国連パレスチナ難民救済事業機関(UNRWA:United Nations Reliefand Works Agencyfor Palestine Refugees in the Near East)の概要と実績
- 設立及び我が国の協力開始の時期・経緯・目的
(1) 1949年12月の国連総会決議に基づき成立し、1950年より活動開始。1950年の総会においてマンデートが更新され、現在のマンデートは2002年6月まで。我が国は、UNRWAに対し1953年より支援を行っている。

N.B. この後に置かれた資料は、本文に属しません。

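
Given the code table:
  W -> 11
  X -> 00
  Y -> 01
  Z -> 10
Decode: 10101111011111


Decoding:
10 -> Z
10 -> Z
11 -> W
11 -> W
01 -> Y
11 -> W
11 -> W


Result: ZZWWYWW


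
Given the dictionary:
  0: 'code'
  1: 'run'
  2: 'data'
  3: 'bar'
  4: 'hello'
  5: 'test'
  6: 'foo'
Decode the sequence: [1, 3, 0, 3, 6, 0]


Look up each index in the dictionary:
  1 -> 'run'
  3 -> 'bar'
  0 -> 'code'
  3 -> 'bar'
  6 -> 'foo'
  0 -> 'code'

Decoded: "run bar code bar foo code"


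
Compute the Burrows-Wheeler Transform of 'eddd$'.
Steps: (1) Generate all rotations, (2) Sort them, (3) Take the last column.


Rotations (sorted):
  0: $eddd -> last char: d
  1: d$edd -> last char: d
  2: dd$ed -> last char: d
  3: ddd$e -> last char: e
  4: eddd$ -> last char: $


BWT = ddde$


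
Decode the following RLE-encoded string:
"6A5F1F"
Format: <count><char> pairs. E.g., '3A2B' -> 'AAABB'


Expanding each <count><char> pair:
  6A -> 'AAAAAA'
  5F -> 'FFFFF'
  1F -> 'F'

Decoded = AAAAAAFFFFFF


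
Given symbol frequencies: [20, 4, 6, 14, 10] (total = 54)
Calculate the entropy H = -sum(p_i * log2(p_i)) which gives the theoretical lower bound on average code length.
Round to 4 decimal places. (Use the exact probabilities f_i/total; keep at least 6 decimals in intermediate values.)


Per-symbol terms -p_i * log2(p_i) with p_i = f_i/54:
  p = 20/54 = 0.370370: log2(p) = -1.432959, -p*log2(p) = 0.530726
  p = 4/54 = 0.074074: log2(p) = -3.754888, -p*log2(p) = 0.278140
  p = 6/54 = 0.111111: log2(p) = -3.169925, -p*log2(p) = 0.352214
  p = 14/54 = 0.259259: log2(p) = -1.947533, -p*log2(p) = 0.504916
  p = 10/54 = 0.185185: log2(p) = -2.432959, -p*log2(p) = 0.450548
H = 0.530726 + 0.278140 + 0.352214 + 0.504916 + 0.450548 = 2.116544

H = 2.1165 bits/symbol


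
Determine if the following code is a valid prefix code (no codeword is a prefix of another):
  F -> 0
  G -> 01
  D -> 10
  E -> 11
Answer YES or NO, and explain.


Checking each pair (does one codeword prefix another?):
  F='0' vs G='01': prefix -- VIOLATION

NO -- this is NOT a valid prefix code. F (0) is a prefix of G (01).


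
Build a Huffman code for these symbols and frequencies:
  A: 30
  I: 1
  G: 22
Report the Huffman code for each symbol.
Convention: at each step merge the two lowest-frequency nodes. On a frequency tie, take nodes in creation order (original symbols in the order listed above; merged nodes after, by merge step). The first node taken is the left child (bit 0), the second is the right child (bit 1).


Huffman tree construction:
Step 1: Merge I(1) + G(22) = 23
Step 2: Merge (I+G)(23) + A(30) = 53
Read each symbol's code off the tree from the root (left child = 0, right child = 1).

Codes:
  A: 1 (length 1)
  I: 00 (length 2)
  G: 01 (length 2)
Average code length: 76/53 = 1.4340 bits/symbol


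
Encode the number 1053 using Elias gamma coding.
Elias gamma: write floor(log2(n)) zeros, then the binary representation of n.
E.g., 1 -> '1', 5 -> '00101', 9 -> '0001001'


num_bits = floor(log2(1053)) + 1 = 11
leading_zeros = num_bits - 1 = 10
binary(1053) = 10000011101

Elias gamma(1053) = '0000000000' + '10000011101' = 000000000010000011101 (21 bits)


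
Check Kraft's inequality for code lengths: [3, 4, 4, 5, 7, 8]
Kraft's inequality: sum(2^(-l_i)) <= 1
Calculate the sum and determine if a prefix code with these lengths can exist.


Sum = 2^(-3) + 2^(-4) + 2^(-4) + 2^(-5) + 2^(-7) + 2^(-8)
    = 0.125 + 0.0625 + 0.0625 + 0.03125 + 0.0078125 + 0.00390625
    = 75/256 = 0.29296875
Since 0.29296875 <= 1, Kraft's inequality IS satisfied.
A prefix code with these lengths CAN exist.

Kraft sum = 0.29296875. Satisfied.


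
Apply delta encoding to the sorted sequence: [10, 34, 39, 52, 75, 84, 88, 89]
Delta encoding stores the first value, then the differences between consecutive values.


First value: 10
Deltas:
  34 - 10 = 24
  39 - 34 = 5
  52 - 39 = 13
  75 - 52 = 23
  84 - 75 = 9
  88 - 84 = 4
  89 - 88 = 1


Delta encoded: [10, 24, 5, 13, 23, 9, 4, 1]


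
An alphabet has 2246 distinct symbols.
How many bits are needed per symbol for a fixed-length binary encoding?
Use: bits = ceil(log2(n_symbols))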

(2) 1948年5月英国によるパレスチナ委任統治終了と同時にイスラエルが独立を宣言。これにエジプト等アラブ諸国が反発し、第一次中東戦争が勃発した。右戦争の結果、イスラエルに占領された地域のパレスチナ人約75万人が難民となり、ジョルダン、シリア、レバノン、ジョルダン川西岸及びガザ地区に流出した。当初、パレスチナ難民の救済は、1948年に設立された国連パレスチナ難民救済機関(UNRPR:United Nations Relief for Palestine Refugees)の調整により、民間のボランタリー組織の手によって行われていた。しかし、問題の長期化につれて、救済事業を自らの手で実施する国連機関の設立を望む声が高まりUNRWAの成立となった。
- 事業の仕組み
(1) 概要
UNRWAの事業は、大きく分けて通常計画と特別計画に分けられ、通常計画としては下記3.(1)、(2)、及び(3)のプログラムを運営しており、援助国のイヤマーク拠出を受けて特別計画を実施している。(2) 事業の審査・報告プロセス
上記UNRWA事業は、パレスチナ難民の職員(教員、医師、フィールド・ワーカー等)約2万人により運営されており、右事業の内容は、我が国もメンバーであるUNRWA財政委員会及び諮問委員会によって、適正に運営されているか審査され、実施された事業については、毎年国連事務総長に対して報告される。
- 最近の活動内容(1997年12月末現在)
ジョルダン、シリア、レバノン、ジョルダン川西岸及びガザ地区に住むパレスチ難民約347万人に対し、通常計画として教育、医療・保健、救済・福祉を下記(1)、(2)、及び(3)の通り直接実施している。
(1) 教育・職業訓練
パレスチナ難民の子弟は、周辺難民受入国だけでなくジョルダン川西岸及びガザにおいても一般の教育システムの中で教育を受ける機会がない。そのため、義務教育としての適切な教育及び職業訓練をパレスチナ難民の子弟に実施することはUNRWAにとって重要な課題となっており、右教育を生徒約447千人に対して行うために、学校649校を運営するとともに、同じく職業訓練所8カ所において約5千人の訓練を行っている。(2) 医療・保健
パレスチナ難民は、UNRWAが運営する122カ所の保健センターにおいて、医療サービス、歯科治療、母子保健サービス、家族計画等のサービスを受けることが可能であり、延べ約7百万人が治療等を受けている。(3) 救済・福祉
老人、寡婦、身体障害者等で生活困窮状態にあるパレスチナ難民約19万人に対して食糧配布、住居(シェルター)等の提供を実施している。(4) 特別計画
上記通常拠出の他、93年より中東和平プロセスを支援するための事業として平和創設プロジェクト(PeaceImplementationProject:PIP)を実施し、学校、病院等インフラ整備、雇用創出プロジェクト等を実施しており、我が国も「顔が見える支援」として、PIPにより小学校建設、職業訓練所整備、下水道網整備、廃棄物投棄場整備等のプロジェクトに対して拠出金をイヤマークしている。
- 我が国との関係
(1) 意思決定機構に於ける我が国の位置付け
UNRWAの管理・運営をつかさどる委員会としては、国連総会の決議により設置された予算審議を監督する諮問委員会(英、米、仏、ジョルダン、日本等10カ国)、また1970年に設置され、財政問題を検討し国連総会に勧告する財政作業部会(英、米、レバノン、日本等)があり、我が国は右諮問委員会及び財政作業部会のメンバーとなっており、UNRWAの運営に対して強い影響力を有している。(2) 邦人職員
国際職員127名の内邦人職員3名がガザ本部において活躍している。(3) 我が国の支援
我が国は、1953年より拠出を行い、累積拠出実績(拠出金、食糧援助、及び緊急援助)は1998年末現在で3億9,649万ドル。また、1998年度の我が国援助は、現金拠出として1,024万ドル、緊急無償200万ドルを拠出。
更に、1998年にはJICAによるUNRWAに対する技術協力として、地域医療等の研修員の受入れ10名、また、JICA専門家をヨルダンのワディ・シール職業訓練センターに電子機器1名及び自動車整備1名派遣している。